Finlerin *summer cottage* muhabbeti gibi yani.

 Müzeye giriş ve harita şu şekilde:


 Ufak bir tarihçe:

 Müzeye girildiğinde ilk karşılaşılan yer ufak bir kasaba.Burasını basitçe anlatırsak,çevre köylerden gelen kişilerin alışveriş yaptığı,bürokrasinin vs. döndüğü yer.Çevre köylerin merkezi diyelim biz.

Şöyle bir yer:










  Kilisenin içi:



 Kaymakamın odası:


 Arkadaki resim büyük dük vytautas'a ait.

 Bu kasabadaki evlerin birinde el yapımı hediyelik eşya satan esnaflar mevcut.Bunlardan bir tanesi 80 yaşındaki inanılmaz tatlı bir teyze.Kendisi dikiş nakışla uğraşıyor.Öbürü ise tahtayla uğraşan bir dayı.Daha çok esnaf vardı lakin kapalılardı biz gittiğimizde.

 Şöyle bir mekan burası:








 Kasaba böyle.Köyleri direk fotoğraflarla anlatıcam:





 Büyük dük Vytautas.Kendisiyle alakalı daha fazla bilgi isteyenler *litvanya rehberi*ne bakabilir.
 Faytonlar:







 Çatıya yeşillik koyma muhabbeti norveçte de mevcut.

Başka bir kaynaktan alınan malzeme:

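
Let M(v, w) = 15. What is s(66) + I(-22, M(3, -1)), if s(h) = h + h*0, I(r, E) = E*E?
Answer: 291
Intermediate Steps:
I(r, E) = E²
s(h) = h (s(h) = h + 0 = h)
s(66) + I(-22, M(3, -1)) = 66 + 15² = 66 + 225 = 291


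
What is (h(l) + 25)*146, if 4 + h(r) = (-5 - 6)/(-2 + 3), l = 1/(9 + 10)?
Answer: 1460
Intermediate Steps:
l = 1/19 ≈ 0.052632
h(r) = -15 (h(r) = -4 + (-5 - 6)/(-2 + 3) = -4 - 11/1 = -4 - 11*1 = -4 - 11 = -15)
(h(l) + 25)*146 = (-15 + 25)*146 = 10*146 = 1460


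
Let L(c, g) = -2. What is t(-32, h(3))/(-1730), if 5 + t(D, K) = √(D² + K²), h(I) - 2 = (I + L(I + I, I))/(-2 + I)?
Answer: 1/346 - √1033/1730 ≈ -0.015688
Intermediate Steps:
h(I) = 3 (h(I) = 2 + (I - 2)/(-2 + I) = 2 + (-2 + I)/(-2 + I) = 2 + 1 = 3)
t(D, K) = -5 + √(D² + K²)
t(-32, h(3))/(-1730) = (-5 + √((-32)² + 3²))/(-1730) = (-5 + √(1024 + 9))*(-1/1730) = (-5 + √1033)*(-1/1730) = 1/346 - √1033/1730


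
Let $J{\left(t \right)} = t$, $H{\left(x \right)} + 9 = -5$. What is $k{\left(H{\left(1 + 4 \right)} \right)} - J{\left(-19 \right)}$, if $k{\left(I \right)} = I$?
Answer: $5$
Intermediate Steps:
$H{\left(x \right)} = -14$ ($H{\left(x \right)} = -9 - 5 = -14$)
$k{\left(H{\left(1 + 4 \right)} \right)} - J{\left(-19 \right)} = -14 - -19 = -14 + 19 = 5$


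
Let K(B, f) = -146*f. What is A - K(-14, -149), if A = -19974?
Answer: -41728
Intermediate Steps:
A - K(-14, -149) = -19974 - (-146)*(-149) = -19974 - 1*21754 = -19974 - 21754 = -41728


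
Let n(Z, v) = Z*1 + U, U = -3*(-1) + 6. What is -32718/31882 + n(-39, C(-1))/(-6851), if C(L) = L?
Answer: -5873541/5747989 ≈ -1.0218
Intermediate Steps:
U = 9 (U = 3 + 6 = 9)
n(Z, v) = 9 + Z (n(Z, v) = Z*1 + 9 = Z + 9 = 9 + Z)
-32718/31882 + n(-39, C(-1))/(-6851) = -32718/31882 + (9 - 39)/(-6851) = -32718*1/31882 - 30*(-1/6851) = -861/839 + 30/6851 = -5873541/5747989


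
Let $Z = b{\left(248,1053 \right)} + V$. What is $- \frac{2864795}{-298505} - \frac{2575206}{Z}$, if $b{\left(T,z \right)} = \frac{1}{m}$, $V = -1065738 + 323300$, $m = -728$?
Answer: $\frac{46845093910567}{3585342659485} \approx 13.066$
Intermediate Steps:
$V = -742438$
$b{\left(T,z \right)} = - \frac{1}{728}$ ($b{\left(T,z \right)} = \frac{1}{-728} = - \frac{1}{728}$)
$Z = - \frac{540494865}{728}$ ($Z = - \frac{1}{728} - 742438 = - \frac{540494865}{728} \approx -7.4244 \cdot 10^{5}$)
$- \frac{2864795}{-298505} - \frac{2575206}{Z} = - \frac{2864795}{-298505} - \frac{2575206}{- \frac{540494865}{728}} = \left(-2864795\right) \left(- \frac{1}{298505}\right) - - \frac{208305552}{60054985} = \frac{572959}{59701} + \frac{208305552}{60054985} = \frac{46845093910567}{3585342659485}$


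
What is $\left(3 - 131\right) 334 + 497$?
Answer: $-42255$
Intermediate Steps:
$\left(3 - 131\right) 334 + 497 = \left(-128\right) 334 + 497 = -42752 + 497 = -42255$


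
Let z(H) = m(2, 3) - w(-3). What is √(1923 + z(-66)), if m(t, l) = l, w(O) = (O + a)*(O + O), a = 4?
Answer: 2*√483 ≈ 43.955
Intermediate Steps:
w(O) = 2*O*(4 + O) (w(O) = (O + 4)*(O + O) = (4 + O)*(2*O) = 2*O*(4 + O))
z(H) = 9 (z(H) = 3 - 2*(-3)*(4 - 3) = 3 - 2*(-3) = 3 - 1*(-6) = 3 + 6 = 9)
√(1923 + z(-66)) = √(1923 + 9) = √1932 = 2*√483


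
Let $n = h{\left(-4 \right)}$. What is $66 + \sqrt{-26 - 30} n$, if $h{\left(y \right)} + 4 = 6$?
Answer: $66 + 4 i \sqrt{14} \approx 66.0 + 14.967 i$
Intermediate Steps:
$h{\left(y \right)} = 2$ ($h{\left(y \right)} = -4 + 6 = 2$)
$n = 2$
$66 + \sqrt{-26 - 30} n = 66 + \sqrt{-26 - 30} \cdot 2 = 66 + \sqrt{-56} \cdot 2 = 66 + 2 i \sqrt{14} \cdot 2 = 66 + 4 i \sqrt{14}$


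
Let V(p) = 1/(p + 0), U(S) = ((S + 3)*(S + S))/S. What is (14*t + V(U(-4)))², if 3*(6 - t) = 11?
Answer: 37249/36 ≈ 1034.7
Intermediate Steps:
t = 7/3 (t = 6 - ⅓*11 = 6 - 11/3 = 7/3 ≈ 2.3333)
U(S) = 6 + 2*S (U(S) = ((3 + S)*(2*S))/S = (2*S*(3 + S))/S = 6 + 2*S)
V(p) = 1/p
(14*t + V(U(-4)))² = (14*(7/3) + 1/(6 + 2*(-4)))² = (98/3 + 1/(6 - 8))² = (98/3 + 1/(-2))² = (98/3 - ½)² = (193/6)² = 37249/36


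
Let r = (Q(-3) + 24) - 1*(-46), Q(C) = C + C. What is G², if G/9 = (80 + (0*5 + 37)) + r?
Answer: 2653641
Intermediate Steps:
Q(C) = 2*C
r = 64 (r = (2*(-3) + 24) - 1*(-46) = (-6 + 24) + 46 = 18 + 46 = 64)
G = 1629 (G = 9*((80 + (0*5 + 37)) + 64) = 9*((80 + (0 + 37)) + 64) = 9*((80 + 37) + 64) = 9*(117 + 64) = 9*181 = 1629)
G² = 1629² = 2653641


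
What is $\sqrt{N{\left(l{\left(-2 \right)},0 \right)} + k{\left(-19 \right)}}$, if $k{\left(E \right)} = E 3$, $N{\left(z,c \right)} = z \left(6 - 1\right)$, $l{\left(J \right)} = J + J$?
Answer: $i \sqrt{77} \approx 8.775 i$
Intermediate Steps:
$l{\left(J \right)} = 2 J$
$N{\left(z,c \right)} = 5 z$ ($N{\left(z,c \right)} = z 5 = 5 z$)
$k{\left(E \right)} = 3 E$
$\sqrt{N{\left(l{\left(-2 \right)},0 \right)} + k{\left(-19 \right)}} = \sqrt{5 \cdot 2 \left(-2\right) + 3 \left(-19\right)} = \sqrt{5 \left(-4\right) - 57} = \sqrt{-20 - 57} = \sqrt{-77} = i \sqrt{77}$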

 Eski kiliselerden.Şapel demek daha doğru gerçi.


 Litvanyada bizim nevruza benzer bir gelenek mevcut(paganismden kalma).Köyde yaşayan insanlar bu maskeyi giyip kötü ruhları kovarlarmış.

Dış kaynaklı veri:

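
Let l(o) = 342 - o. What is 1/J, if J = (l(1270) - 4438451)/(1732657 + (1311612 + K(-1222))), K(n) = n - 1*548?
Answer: -3042499/4439379 ≈ -0.68534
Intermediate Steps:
K(n) = -548 + n (K(n) = n - 548 = -548 + n)
J = -4439379/3042499 (J = ((342 - 1*1270) - 4438451)/(1732657 + (1311612 + (-548 - 1222))) = ((342 - 1270) - 4438451)/(1732657 + (1311612 - 1770)) = (-928 - 4438451)/(1732657 + 1309842) = -4439379/3042499 ≈ -1.4591)
1/J = 1/(-4439379/3042499) = -3042499/4439379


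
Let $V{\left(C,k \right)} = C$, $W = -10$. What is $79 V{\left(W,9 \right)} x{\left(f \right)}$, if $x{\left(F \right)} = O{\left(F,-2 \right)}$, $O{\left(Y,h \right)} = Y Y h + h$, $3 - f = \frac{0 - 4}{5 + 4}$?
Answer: $\frac{1646360}{81} \approx 20325.0$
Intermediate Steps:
$f = \frac{31}{9}$ ($f = 3 - \frac{0 - 4}{5 + 4} = 3 - - \frac{4}{9} = 3 + \frac{4}{9} = \frac{31}{9} \approx 3.4444$)
$O{\left(Y,h \right)} = h + h Y^{2}$ ($O{\left(Y,h \right)} = Y^{2} h + h = h Y^{2} + h = h + h Y^{2}$)
$x{\left(F \right)} = -2 - 2 F^{2}$ ($x{\left(F \right)} = - 2 \left(1 + F^{2}\right) = -2 - 2 F^{2}$)
$79 V{\left(W,9 \right)} x{\left(f \right)} = 79 \left(-10\right) \left(-2 - 2 \left(\frac{31}{9}\right)^{2}\right) = - 790 \left(-2 - \frac{1922}{81}\right) = \left(-790\right) \left(- \frac{2084}{81}\right) = \frac{1646360}{81}$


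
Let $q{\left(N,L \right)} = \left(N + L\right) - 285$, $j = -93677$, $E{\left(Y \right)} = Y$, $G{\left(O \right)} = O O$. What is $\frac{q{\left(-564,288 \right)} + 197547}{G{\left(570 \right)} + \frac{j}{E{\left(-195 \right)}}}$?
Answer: $\frac{38412270}{63449177} \approx 0.6054$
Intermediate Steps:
$G{\left(O \right)} = O^{2}$
$q{\left(N,L \right)} = -285 + L + N$ ($q{\left(N,L \right)} = \left(L + N\right) - 285 = -285 + L + N$)
$\frac{q{\left(-564,288 \right)} + 197547}{G{\left(570 \right)} + \frac{j}{E{\left(-195 \right)}}} = \frac{\left(-285 + 288 - 564\right) + 197547}{570^{2} - \frac{93677}{-195}} = \frac{-561 + 197547}{324900 - - \frac{93677}{195}} = \frac{196986}{324900 + \frac{93677}{195}} = \frac{196986}{\frac{63449177}{195}} = 196986 \cdot \frac{195}{63449177} = \frac{38412270}{63449177}$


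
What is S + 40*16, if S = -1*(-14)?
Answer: 654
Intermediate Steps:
S = 14
S + 40*16 = 14 + 40*16 = 14 + 640 = 654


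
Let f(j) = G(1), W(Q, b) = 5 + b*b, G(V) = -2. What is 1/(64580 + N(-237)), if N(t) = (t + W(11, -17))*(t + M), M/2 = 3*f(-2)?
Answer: 1/50387 ≈ 1.9846e-5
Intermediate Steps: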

 Gidilen cafeden bir halı örneği.Ballı-naneli çaylarını tavsiye ederim.






 Okul:








 Yine okul.Eskiden öğretmenler okulun içinde yaşarlarmış.






 Bunun olayı çözülemedi:


 Çoğu köyde benzer eşyalar kullanılıyor hala:



  Yine cafeden.Gayet tatlıydı bunlar.





 Ülkenin arması.Pasaportlarda da bulunur.



 Bu görülen bardak ve sürahiler günümüzde aynen kullanılmakta evlerde.


















































 Eski paltolar:




 El yapımı bir keman:


 Bu tahta terlikleri hala kullanıyorlar mı bilmiyorum ama hiç görmedim şimdiye kadar.

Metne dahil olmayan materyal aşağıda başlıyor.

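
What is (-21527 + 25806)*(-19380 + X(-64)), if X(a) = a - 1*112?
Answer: -83680124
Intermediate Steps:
X(a) = -112 + a (X(a) = a - 112 = -112 + a)
(-21527 + 25806)*(-19380 + X(-64)) = (-21527 + 25806)*(-19380 + (-112 - 64)) = 4279*(-19380 - 176) = 4279*(-19556) = -83680124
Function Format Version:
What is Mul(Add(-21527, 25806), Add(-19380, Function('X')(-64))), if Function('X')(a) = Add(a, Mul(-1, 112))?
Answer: -83680124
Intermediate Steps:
Function('X')(a) = Add(-112, a) (Function('X')(a) = Add(a, -112) = Add(-112, a))
Mul(Add(-21527, 25806), Add(-19380, Function('X')(-64))) = Mul(Add(-21527, 25806), Add(-19380, Add(-112, -64))) = Mul(4279, Add(-19380, -176)) = Mul(4279, -19556) = -83680124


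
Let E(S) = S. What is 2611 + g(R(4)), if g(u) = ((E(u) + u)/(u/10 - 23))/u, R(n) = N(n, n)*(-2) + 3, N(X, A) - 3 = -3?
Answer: 592677/227 ≈ 2610.9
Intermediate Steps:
N(X, A) = 0 (N(X, A) = 3 - 3 = 0)
R(n) = 3 (R(n) = 0*(-2) + 3 = 0 + 3 = 3)
g(u) = 2/(-23 + u/10) (g(u) = ((u + u)/(u/10 - 23))/u = ((2*u)/(u*(1/10) - 23))/u = ((2*u)/(u/10 - 23))/u = ((2*u)/(-23 + u/10))/u = (2*u/(-23 + u/10))/u = 2/(-23 + u/10))
2611 + g(R(4)) = 2611 + 20/(-230 + 3) = 2611 + 20/(-227) = 2611 + 20*(-1/227) = 2611 - 20/227 = 592677/227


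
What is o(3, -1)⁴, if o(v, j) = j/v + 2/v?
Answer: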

 Evler *düşük gelirli çiftçi,orta direk ve zengin* olarak ayrılmış durumda.Zenginler baya iyi yaşiyormuş zamanında onu öğrenmiş olduk.

 Şahsi görüşüm buraya bir litvanla gelmeniz gerek.

Mekan oksijen bolluğundan dolayı baş ağrısı yapabilir alışkın olmayan bünyelerde(mesela ben).Dalga geçmiyorum.

 Genel görüşüm müzenin gayet güzel olduğu şeklinde.Lakin belli bir süre sonra evler kendini tekrar edebiliyor.
Ayrica bazı evlere bakan kişiler göreceksiniz.Genelde 60-70 yaşında olan bu teyzeler el yapımı dikiş nakış,tatlı,kurabiye vs. satmakta.Hediyelik eşya alınabilir bu teyzelerden rahat rahat.Pazarlık yapmayı deneyin.

 Litvanyaya gelenlerin mutlak suretle kaçırmaması gereken bir mekan.Günübirlik sabah erkenden çıkılması kafi.

 Böylece tatilimizi bitirip,yeni gemilere yelken açıyoruz.